Nessuno legge i titoli di coda. Troppi e troppo veloci. Una cascata di nomi, interpreti, competenze che vengono giù nella più totale indifferenza. Sonnecchiante, mentre m'infilo il pigiama, colla bocca di menta e fluoro, mi scortano a letto. Talvolta mi sorprendono già tramortito sul divano, in quel sonno che non sazia.

Domani c'è scuola.

La Liguria ok. Per i moti carbonari e la geometria è meglio se mi eclisso dietro Rodolfo, magari non mi notano. Ma a domani si pensa domani, le palpebre mi chiudono l'orizzonte e questo motivetto mi mette tranquillità.

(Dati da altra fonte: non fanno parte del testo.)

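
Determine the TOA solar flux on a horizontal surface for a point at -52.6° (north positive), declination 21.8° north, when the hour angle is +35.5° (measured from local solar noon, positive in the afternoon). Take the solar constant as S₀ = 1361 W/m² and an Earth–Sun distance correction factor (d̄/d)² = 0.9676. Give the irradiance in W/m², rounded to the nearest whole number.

With φ = -52.6°, δ = 21.8°, H = 35.50°: sin φ sin δ = -0.2950, cos φ cos δ cos H = 0.4591, so cos θ_z = 0.1641.
Top-of-atmosphere irradiance = S₀ (d̄/d)² cos θ_z = 1361 × 0.9676 × 0.1641 = 216.10 W/m².

216 W/m²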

Poco più di dieci anni, nella morsa dell'acne che mi rovinerà tutte le foto. È prematuro che apprezzi certe cose, che strizzi compiaciuto l'occhio ad un abbozzo di jazz, ma mi è dannatamente chiaro che quei quaranta secondi sono eletti a pieno titolo a tormentarmi di nostalgia il futuro.

Dietro lo scat si nasconde un piccolo grande uomo che io non conosco ancora e carpito nella coscienza da un incoercibile dormiveglia, plano sui terrazzi bagnati dalla pioggia di febbraio, oltre il crepuscolo, quando le cucine a sera si accendono di calda luce e si libera il tavolo da penne e quaderni per coltelli e forchette. Rumori di stoviglie, odore di cottura, la TV accesa sulla prima serata. Un paio d'ali di pellicola mi conducono verso un radioso orizzonte in questo giorno così mesto.

Avvolte nella nebbia di domani uno sciame di automobili incolonnate alla Esso. Passi svelti e cerate madide lungo i marciapiedi, facendo slalom tra pozzanghere verso la propria meta, quella di oggi, la stessa di ieri, scorrono veloci come titoli di coda.

"Dovrebbero abolire il lunedì" penso ritornando alla realtà, quella che mi conduce fiaccamente dal divano al letto. Mi farò portavoce, organizzerò una petizione. Propositi da marinaio, domani me ne sarò dimenticato, come sempre.

E poi, in fondo, il lunedì non è così male.